Bracken areas are different for fire management? We have considered using slashing, as the diversity is good along the slashed walking tracks and fire is not an option, being sandwiched by bluegum plantations.

Esperance Blog said...

Hi buffy, bracken will not respond very well to any form of fire management. The problem is it will not be killed by fire and regrows with vigour soon after. Even without a fire, bracken is very weed-like and will eventually take over all suitable habitat.

Some people say that it will die of its own accord if not burnt for 40 years. Where that idea came from I have no idea, but even if it were true, everything that ever grew there would be long dead. So not really an option, plus a very long time to test the concept.

Bracken I suspect has prospered since populations of small mammals have been removed. Several animals from wallabies to bandicoots would eat the young bracken shoots and/or the roots. This would have kept the bracken under control and restricted its spread. Now these animals are no longer there, there is no natural means of controlling it.

The best way I discovered was a combination of spraying and slashing. The slasher should be operated as slowly as possible and use blunt blades, also hold the slasher several inches off the ground. This is important because you don't want to cut the stems, but to pull them out, roots and all. Having the slasher higher will also give wanted flora some slasher protection.

The above will help you gain control of bracken, but I doubt if you will ever get rid of it completely. But once control has been gained and other plant species return, then you can use the fire management practises as described to good effect.

buffy said...

40 years? The block in question of ours had not burnt since 1943 - so it was well over the 40 years when it burnt in January 2005. And the bracken was pretty strong. So it looks like some slashing is in order.

huntervalley said...

>>>It also means the regrowth is mostly the same age, but thanks to the seedbank contained in the soil, it will initially produce most of the vegetation indigenous to that area, however because of the time lapse between flowerings, the insects, mammals and other animals necessary for pollination and reproduction are often no longer there.<<<

Jack, this is obviously a complex topic and you have explained it well. I found it valuable and enlightening. I had no previous insight into the systematic burns that the Aborigines carried out pre-European settlement, and had wrongly presumed it was mostly random to flush out wildlife.

Also, it is now easier to understand how the biota is drastically altered by Australia's current wildfires.

My personal belief concerning current bush management practices is that the government of the day schemes to score political points by declaring more and more bushland national parks, but then does not provide the money, personell or expertise to properly manage this land.

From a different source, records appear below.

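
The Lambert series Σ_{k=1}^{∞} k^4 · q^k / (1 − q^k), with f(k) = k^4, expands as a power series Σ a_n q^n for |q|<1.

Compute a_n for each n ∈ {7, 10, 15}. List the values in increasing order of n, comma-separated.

q^7  k|7↦f(k): 7:2401 1:1  a_7=2402
n=10: 10·1 5·2 2·5 1·10  f→[10000+625+16+1]=10642
q^15  k|15↦f(k): 15:50625 5:625 3:81 1:1  a_15=51332

2402, 10642, 51332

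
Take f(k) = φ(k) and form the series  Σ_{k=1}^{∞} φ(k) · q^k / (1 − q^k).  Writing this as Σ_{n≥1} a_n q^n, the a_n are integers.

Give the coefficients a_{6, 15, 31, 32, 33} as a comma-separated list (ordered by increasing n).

n=6: 1·6 2·3 3·2 6·1  φ→[1+1+2+2]=6
q^15  k|15↦φ(k): 1:1 3:2 5:4 15:8  a_15=15
[q^31] φ(31)=30,φ(1)=1 ⇒ 31
[q^32] φ(32)=16,φ(16)=8,φ(8)=4,φ(4)=2,φ(2)=1,φ(1)=1 ⇒ 32
d|33:{1,3,11,33}  Σφ=1+2+10+20=33

6, 15, 31, 32, 33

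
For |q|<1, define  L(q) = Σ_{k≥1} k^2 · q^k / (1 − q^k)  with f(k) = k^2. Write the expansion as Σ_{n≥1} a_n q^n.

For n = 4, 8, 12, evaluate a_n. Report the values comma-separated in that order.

21, 85, 210

n=4: 1·4 2·2 4·1  f→[1+4+16]=21
q^8  k|8↦f(k): 1:1 2:4 4:16 8:64  a_8=85
[q^12] f(12)=144,f(6)=36,f(4)=16,f(3)=9,f(2)=4,f(1)=1 ⇒ 210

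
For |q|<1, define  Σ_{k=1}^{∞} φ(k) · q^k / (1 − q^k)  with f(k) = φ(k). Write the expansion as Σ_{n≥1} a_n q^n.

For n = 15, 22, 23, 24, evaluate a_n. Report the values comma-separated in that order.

q^15  k|15↦φ(k): 15:8 5:4 3:2 1:1  a_15=15
q^22  k|22↦φ(k): 22:10 11:10 2:1 1:1  a_22=22
d|23:{23,1}  Σφ=22+1=23
d|24:{24,12,8,6,4,3,2,1}  Σφ=8+4+4+2+2+2+1+1=24

15, 22, 23, 24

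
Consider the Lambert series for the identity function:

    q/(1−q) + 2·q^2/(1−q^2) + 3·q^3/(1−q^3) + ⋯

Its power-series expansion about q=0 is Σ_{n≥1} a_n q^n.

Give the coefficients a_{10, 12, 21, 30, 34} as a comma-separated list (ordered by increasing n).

18, 28, 32, 72, 54

d|10:{10,5,2,1}  Σf=10+5+2+1=18
n=12: 12·1 6·2 4·3 3·4 2·6 1·12  f→[12+6+4+3+2+1]=28
n=21: 1·21 3·7 7·3 21·1  f→[1+3+7+21]=32
n=30: 1·30 2·15 3·10 5·6 6·5 10·3 15·2 30·1  f→[1+2+3+5+6+10+15+30]=72
d|34:{34,17,2,1}  Σf=34+17+2+1=54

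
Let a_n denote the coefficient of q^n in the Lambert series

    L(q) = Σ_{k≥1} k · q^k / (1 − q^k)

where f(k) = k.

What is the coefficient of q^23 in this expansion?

a_23 = 24

n=23: 1·23 23·1  f→[1+23]=24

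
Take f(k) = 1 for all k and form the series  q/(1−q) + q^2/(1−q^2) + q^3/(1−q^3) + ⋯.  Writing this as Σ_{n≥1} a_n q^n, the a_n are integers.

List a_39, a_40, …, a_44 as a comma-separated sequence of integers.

4, 8, 2, 8, 2, 6

[q^39] f(1)=1,f(3)=1,f(13)=1,f(39)=1 ⇒ 4
d|40:{1,2,4,5,8,10,20,40}  Σf=1+1+1+1+1+1+1+1=8
d|41:{1,41}  Σf=1+1=2
q^42  k|42↦f(k): 1:1 2:1 3:1 6:1 7:1 14:1 21:1 42:1  a_42=8
q^43  k|43↦f(k): 1:1 43:1  a_43=2
d|44:{44,22,11,4,2,1}  Σf=1+1+1+1+1+1=6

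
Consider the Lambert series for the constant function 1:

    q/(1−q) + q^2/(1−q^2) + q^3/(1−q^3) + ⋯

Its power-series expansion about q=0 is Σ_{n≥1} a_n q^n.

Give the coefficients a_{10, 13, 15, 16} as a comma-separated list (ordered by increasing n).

4, 2, 4, 5

q^10  k|10↦f(k): 10:1 5:1 2:1 1:1  a_10=4
q^13  k|13↦f(k): 13:1 1:1  a_13=2
n=15: 15·1 5·3 3·5 1·15  f→[1+1+1+1]=4
[q^16] f(1)=1,f(2)=1,f(4)=1,f(8)=1,f(16)=1 ⇒ 5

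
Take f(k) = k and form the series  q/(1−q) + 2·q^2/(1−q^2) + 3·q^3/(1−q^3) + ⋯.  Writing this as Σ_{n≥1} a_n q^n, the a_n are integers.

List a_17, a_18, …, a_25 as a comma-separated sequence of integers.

n=17: 1·17 17·1  f→[1+17]=18
d|18:{1,2,3,6,9,18}  Σf=1+2+3+6+9+18=39
d|19:{19,1}  Σf=19+1=20
d|20:{20,10,5,4,2,1}  Σf=20+10+5+4+2+1=42
q^21  k|21↦f(k): 21:21 7:7 3:3 1:1  a_21=32
n=22: 1·22 2·11 11·2 22·1  f→[1+2+11+22]=36
n=23: 1·23 23·1  f→[1+23]=24
d|24:{1,2,3,4,6,8,12,24}  Σf=1+2+3+4+6+8+12+24=60
q^25  k|25↦f(k): 1:1 5:5 25:25  a_25=31

18, 39, 20, 42, 32, 36, 24, 60, 31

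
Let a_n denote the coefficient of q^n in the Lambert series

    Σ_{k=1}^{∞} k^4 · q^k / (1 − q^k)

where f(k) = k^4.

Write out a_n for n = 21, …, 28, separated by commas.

q^21  k|21↦f(k): 21:194481 7:2401 3:81 1:1  a_21=196964
n=22: 22·1 11·2 2·11 1·22  f→[234256+14641+16+1]=248914
n=23: 1·23 23·1  f→[1+279841]=279842
d|24:{24,12,8,6,4,3,2,1}  Σf=331776+20736+4096+1296+256+81+16+1=358258
q^25  k|25↦f(k): 25:390625 5:625 1:1  a_25=391251
d|26:{26,13,2,1}  Σf=456976+28561+16+1=485554
n=27: 27·1 9·3 3·9 1·27  f→[531441+6561+81+1]=538084
q^28  k|28↦f(k): 1:1 2:16 4:256 7:2401 14:38416 28:614656  a_28=655746

196964, 248914, 279842, 358258, 391251, 485554, 538084, 655746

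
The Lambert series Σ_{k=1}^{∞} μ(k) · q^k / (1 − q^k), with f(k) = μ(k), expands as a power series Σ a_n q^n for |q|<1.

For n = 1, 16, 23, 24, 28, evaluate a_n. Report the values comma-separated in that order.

q^1  k|1↦μ(k): 1:1  a_1=1
q^16  k|16↦μ(k): 16:0 8:0 4:0 2:-1 1:1  a_16=0
[q^23] μ(1)=1,μ(23)=-1 ⇒ 0
n=24: 1·24 2·12 3·8 4·6 6·4 8·3 12·2 24·1  μ→[1+(-1)+(-1)+0+1+0+0+0]=0
d|28:{1,2,4,7,14,28}  Σμ=1+(-1)+0+(-1)+1+0=0

1, 0, 0, 0, 0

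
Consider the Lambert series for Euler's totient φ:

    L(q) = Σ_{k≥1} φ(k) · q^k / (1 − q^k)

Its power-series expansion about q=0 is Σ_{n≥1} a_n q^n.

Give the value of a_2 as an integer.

n=2: 2·1 1·2  φ→[1+1]=2

a_2 = 2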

Thank you for your very informed blog entries.


huntervalley said...

>>>Europeans are sedentary farmers, they use fire to clear land and reduce the danger of being burnt out. Native vegetation to most farmers (even today) is a damn nuisance, something you have to clear before you can sow a crop or graze livestock and so make an income.<<<

This is very evident in my area, the Hunter Valley of NSW.

The land has been cleared almost exclusively to provide open land for farming. There are large stretches of land where hardly a tree has been left standing, and certainly no undergrowth remains.

Although coal mining companies have dug up massive amounts of ground, this has primarily been ex-grazing land that had been ruthlessly cleared by farmers.

One consolation is that once a minesite has finished producing (and on an ongoing process during production), it is planted extensively. Thus, the Hunter Valley might one day have some native vegetation that it hasn't seen for more than a century.


Esperance Blog said...

Hi huntervalley,

Many thanks for your positive comments. I suspect the vast majority of Australians do not appreciate the dynamics of bush ecology and the devastating effect we as new arrivals have had upon it.